Em 1988 veio Clairefontaine, o Institut National du Football, na floresta a sudoeste de Paris.

Clairefontaine: o que é e o que não é

Clairefontaine é o centro de formação mais conhecido do mundo e o mais mal compreendido.

Não é um clube. Clairefontaine pertence à federação. Os jogadores formados ali continuam sendo atletas dos seus clubes de origem.

Forma apenas uma faixa etária. Clairefontaine recebe jogadores entre 13 e 15 anos — a chamada préformation. Depois de três anos eles vão para os Centres de Formation dos clubes profissionais. Quem chega aos 16 é velho demais.

Forma apenas uma região. Clairefontaine é o Pôle Espoirs da Île-de-France, a grande Paris. A França tem cerca de uma dezena de outros Pôles Espoirs nas regiões, que trabalham pelo mesmo princípio. Clairefontaine é o mais conhecido porque Paris é a região com mais talento da Europa e porque a seleção treina ali.

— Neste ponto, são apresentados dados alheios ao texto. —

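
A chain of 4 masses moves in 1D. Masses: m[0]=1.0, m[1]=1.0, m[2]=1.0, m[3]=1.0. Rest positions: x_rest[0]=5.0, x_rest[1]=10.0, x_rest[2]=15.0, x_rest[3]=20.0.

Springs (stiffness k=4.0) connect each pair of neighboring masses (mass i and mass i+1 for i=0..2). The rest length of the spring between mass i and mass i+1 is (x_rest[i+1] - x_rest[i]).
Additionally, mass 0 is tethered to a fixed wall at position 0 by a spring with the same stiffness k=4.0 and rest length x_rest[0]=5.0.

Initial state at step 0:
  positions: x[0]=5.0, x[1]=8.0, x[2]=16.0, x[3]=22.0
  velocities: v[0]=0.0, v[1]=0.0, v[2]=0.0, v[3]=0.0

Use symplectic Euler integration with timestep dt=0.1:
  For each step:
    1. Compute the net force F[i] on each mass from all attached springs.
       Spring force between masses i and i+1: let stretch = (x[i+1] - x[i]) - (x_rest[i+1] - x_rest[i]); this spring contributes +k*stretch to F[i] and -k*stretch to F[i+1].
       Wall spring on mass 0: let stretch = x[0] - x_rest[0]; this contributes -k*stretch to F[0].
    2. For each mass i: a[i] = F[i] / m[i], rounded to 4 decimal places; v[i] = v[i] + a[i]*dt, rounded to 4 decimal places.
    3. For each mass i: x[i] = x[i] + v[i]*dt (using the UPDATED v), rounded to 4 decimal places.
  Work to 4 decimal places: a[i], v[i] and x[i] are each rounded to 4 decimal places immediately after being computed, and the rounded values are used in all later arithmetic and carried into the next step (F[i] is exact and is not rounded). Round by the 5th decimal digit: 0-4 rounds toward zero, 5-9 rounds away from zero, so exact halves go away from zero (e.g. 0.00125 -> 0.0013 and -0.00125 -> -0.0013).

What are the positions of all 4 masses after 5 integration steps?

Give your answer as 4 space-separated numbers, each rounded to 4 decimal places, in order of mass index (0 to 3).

Answer: 4.2492 10.2932 15.1951 21.3593

Derivation:
Step 0: x=[5.0000 8.0000 16.0000 22.0000] v=[0.0000 0.0000 0.0000 0.0000]
Step 1: x=[4.9200 8.2000 15.9200 21.9600] v=[-0.8000 2.0000 -0.8000 -0.4000]
Step 2: x=[4.7744 8.5776 15.7728 21.8784] v=[-1.4560 3.7760 -1.4720 -0.8160]
Step 3: x=[4.5900 9.0909 15.5820 21.7526] v=[-1.8445 5.1328 -1.9078 -1.2582]
Step 4: x=[4.4020 9.6838 15.3784 21.5800] v=[-1.8801 5.9289 -2.0360 -1.7264]
Step 5: x=[4.2492 10.2932 15.1951 21.3593] v=[-1.5282 6.0940 -1.8332 -2.2070]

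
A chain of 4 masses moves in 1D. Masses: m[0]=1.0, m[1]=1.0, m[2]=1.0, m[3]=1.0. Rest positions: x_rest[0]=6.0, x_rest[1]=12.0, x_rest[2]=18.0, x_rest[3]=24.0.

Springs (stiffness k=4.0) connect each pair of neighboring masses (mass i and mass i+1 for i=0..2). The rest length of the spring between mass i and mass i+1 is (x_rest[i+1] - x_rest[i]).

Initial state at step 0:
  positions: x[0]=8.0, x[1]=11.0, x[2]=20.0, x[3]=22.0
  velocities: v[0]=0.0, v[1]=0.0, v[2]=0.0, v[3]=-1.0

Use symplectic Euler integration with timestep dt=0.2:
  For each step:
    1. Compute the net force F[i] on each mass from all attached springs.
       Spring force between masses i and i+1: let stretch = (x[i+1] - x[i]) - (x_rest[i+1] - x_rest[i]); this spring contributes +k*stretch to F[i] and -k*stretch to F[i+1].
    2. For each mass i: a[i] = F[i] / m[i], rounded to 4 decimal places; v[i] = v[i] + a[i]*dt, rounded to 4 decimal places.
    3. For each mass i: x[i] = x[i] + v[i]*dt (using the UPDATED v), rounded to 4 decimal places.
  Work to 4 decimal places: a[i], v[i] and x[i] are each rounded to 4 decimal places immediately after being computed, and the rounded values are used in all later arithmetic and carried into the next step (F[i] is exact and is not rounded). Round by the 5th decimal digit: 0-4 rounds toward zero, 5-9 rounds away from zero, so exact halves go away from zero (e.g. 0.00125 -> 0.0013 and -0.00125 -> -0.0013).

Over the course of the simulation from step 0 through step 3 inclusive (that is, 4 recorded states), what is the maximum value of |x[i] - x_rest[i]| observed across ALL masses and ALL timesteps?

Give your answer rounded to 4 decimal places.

Answer: 2.2543

Derivation:
Step 0: x=[8.0000 11.0000 20.0000 22.0000] v=[0.0000 0.0000 0.0000 -1.0000]
Step 1: x=[7.5200 11.9600 18.8800 22.4400] v=[-2.4000 4.8000 -5.6000 2.2000]
Step 2: x=[6.7904 13.3168 17.2224 23.2704] v=[-3.6480 6.7840 -8.2880 4.1520]
Step 3: x=[6.1450 14.2543 15.9076 24.0931] v=[-3.2269 4.6874 -6.5741 4.1136]
Max displacement = 2.2543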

Os jogadores moram lá durante a semana e jogam pelo clube no fim de semana. Esse é o núcleo do modelo. De segunda a sexta, escola e treino em Clairefontaine; na sexta à noite, de volta ao clube de origem; no fim de semana, jogo pelo clube; no domingo à noite, de volta. Clairefontaine treina, o clube joga.

A seleção é dura. De milhares de garotos de doze anos observados na Île-de-France, entram cerca de 20 a 25 por geração. A captação passa por várias etapas, com testes, jogos e observação.

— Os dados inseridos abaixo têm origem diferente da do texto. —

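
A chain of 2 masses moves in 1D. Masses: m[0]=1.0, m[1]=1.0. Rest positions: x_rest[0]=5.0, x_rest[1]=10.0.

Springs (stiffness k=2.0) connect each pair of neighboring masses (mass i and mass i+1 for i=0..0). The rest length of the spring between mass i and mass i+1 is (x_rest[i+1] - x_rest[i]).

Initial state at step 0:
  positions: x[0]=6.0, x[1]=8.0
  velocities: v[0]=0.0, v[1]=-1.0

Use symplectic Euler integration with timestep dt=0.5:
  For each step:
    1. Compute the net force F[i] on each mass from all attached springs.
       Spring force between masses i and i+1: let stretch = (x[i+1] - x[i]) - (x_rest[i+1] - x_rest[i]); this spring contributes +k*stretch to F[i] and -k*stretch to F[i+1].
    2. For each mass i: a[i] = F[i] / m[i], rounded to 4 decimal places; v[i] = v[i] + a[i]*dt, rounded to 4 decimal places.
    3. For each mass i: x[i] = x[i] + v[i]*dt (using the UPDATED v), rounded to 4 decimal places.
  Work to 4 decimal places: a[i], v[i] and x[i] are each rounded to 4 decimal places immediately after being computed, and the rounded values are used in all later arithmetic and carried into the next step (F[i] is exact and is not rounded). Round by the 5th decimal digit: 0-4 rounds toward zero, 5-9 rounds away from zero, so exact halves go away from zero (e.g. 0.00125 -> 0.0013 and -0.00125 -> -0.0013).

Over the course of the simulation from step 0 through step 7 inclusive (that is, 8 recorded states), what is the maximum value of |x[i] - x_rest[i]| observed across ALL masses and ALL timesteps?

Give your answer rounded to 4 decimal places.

Step 0: x=[6.0000 8.0000] v=[0.0000 -1.0000]
Step 1: x=[4.5000 9.0000] v=[-3.0000 2.0000]
Step 2: x=[2.7500 10.2500] v=[-3.5000 2.5000]
Step 3: x=[2.2500 10.2500] v=[-1.0000 0.0000]
Step 4: x=[3.2500 8.7500] v=[2.0000 -3.0000]
Step 5: x=[4.5000 7.0000] v=[2.5000 -3.5000]
Step 6: x=[4.5000 6.5000] v=[0.0000 -1.0000]
Step 7: x=[3.0000 7.5000] v=[-3.0000 2.0000]
Max displacement = 3.5000

Answer: 3.5000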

A lista de formados: Thierry Henry, Nicolas Anelka, Louis Saha, William Gallas, Blaise Matuidi, Hatem Ben Arfa, Abou Diaby, Kylian Mbappé. Mbappé esteve ali de 2011 a 2013, antes de ir para o Monaco.

O que se treina em Clairefontaine

A préformation é orientada à técnica individual. Isso está documentado e é descrito de forma concordante por ex-jogadores e treinadores.

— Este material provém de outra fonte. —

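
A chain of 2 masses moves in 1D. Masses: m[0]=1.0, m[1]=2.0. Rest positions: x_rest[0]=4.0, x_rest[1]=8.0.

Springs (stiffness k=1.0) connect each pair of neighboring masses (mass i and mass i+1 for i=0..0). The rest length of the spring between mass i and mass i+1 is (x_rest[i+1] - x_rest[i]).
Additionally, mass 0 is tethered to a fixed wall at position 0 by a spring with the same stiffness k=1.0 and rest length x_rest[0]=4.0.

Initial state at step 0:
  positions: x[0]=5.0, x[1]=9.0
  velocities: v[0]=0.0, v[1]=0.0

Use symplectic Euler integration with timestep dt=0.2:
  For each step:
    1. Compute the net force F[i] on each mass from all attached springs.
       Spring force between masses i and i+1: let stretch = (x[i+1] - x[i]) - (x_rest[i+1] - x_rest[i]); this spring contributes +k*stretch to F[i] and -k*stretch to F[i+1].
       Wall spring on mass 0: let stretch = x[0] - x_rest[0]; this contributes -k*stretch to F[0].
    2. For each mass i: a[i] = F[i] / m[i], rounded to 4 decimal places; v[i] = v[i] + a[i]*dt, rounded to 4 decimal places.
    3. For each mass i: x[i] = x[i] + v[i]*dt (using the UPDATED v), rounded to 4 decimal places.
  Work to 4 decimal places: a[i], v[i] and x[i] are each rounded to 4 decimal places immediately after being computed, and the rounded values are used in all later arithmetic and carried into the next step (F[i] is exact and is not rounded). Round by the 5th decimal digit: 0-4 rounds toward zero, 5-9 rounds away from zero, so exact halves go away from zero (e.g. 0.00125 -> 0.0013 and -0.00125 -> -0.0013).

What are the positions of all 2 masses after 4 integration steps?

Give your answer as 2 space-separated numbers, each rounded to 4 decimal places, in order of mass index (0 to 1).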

A lógica: entre os 13 e os 15 anos está a janela em que a técnica é treinável com mais eficiência. A tática vem depois, nos clubes. Clairefontaine se concentra no que os clubes muitas vezes negligenciam, porque precisam ganhar jogos: controle de bola, técnica de passe com os dois pés, domínio em movimento, fintas, técnica de finalização.

O que é descrito de forma concordante:

  • Repetição. As formas técnicas são treinadas em grande número de repetições, muitas vezes isoladas, muitas vezes com elementos próximos do método Coerver.
  • Jogos reduzidos. De 4 contra 4 a 7 contra 7, muitos toques na bola.
  • Variedade de posições. Os jogadores não são especializados cedo. Mbappé jogou em Clairefontaine em várias posições.
  • A escola como parte de igual peso. O acompanhamento escolar é rigoroso. Um jogador que fracassa na escola deixa o instituto.
  • Sem orientação ao resultado. As equipes de Clairefontaine disputam amistosos e torneios, mas não um campeonato. A competição acontece no fim de semana, no clube.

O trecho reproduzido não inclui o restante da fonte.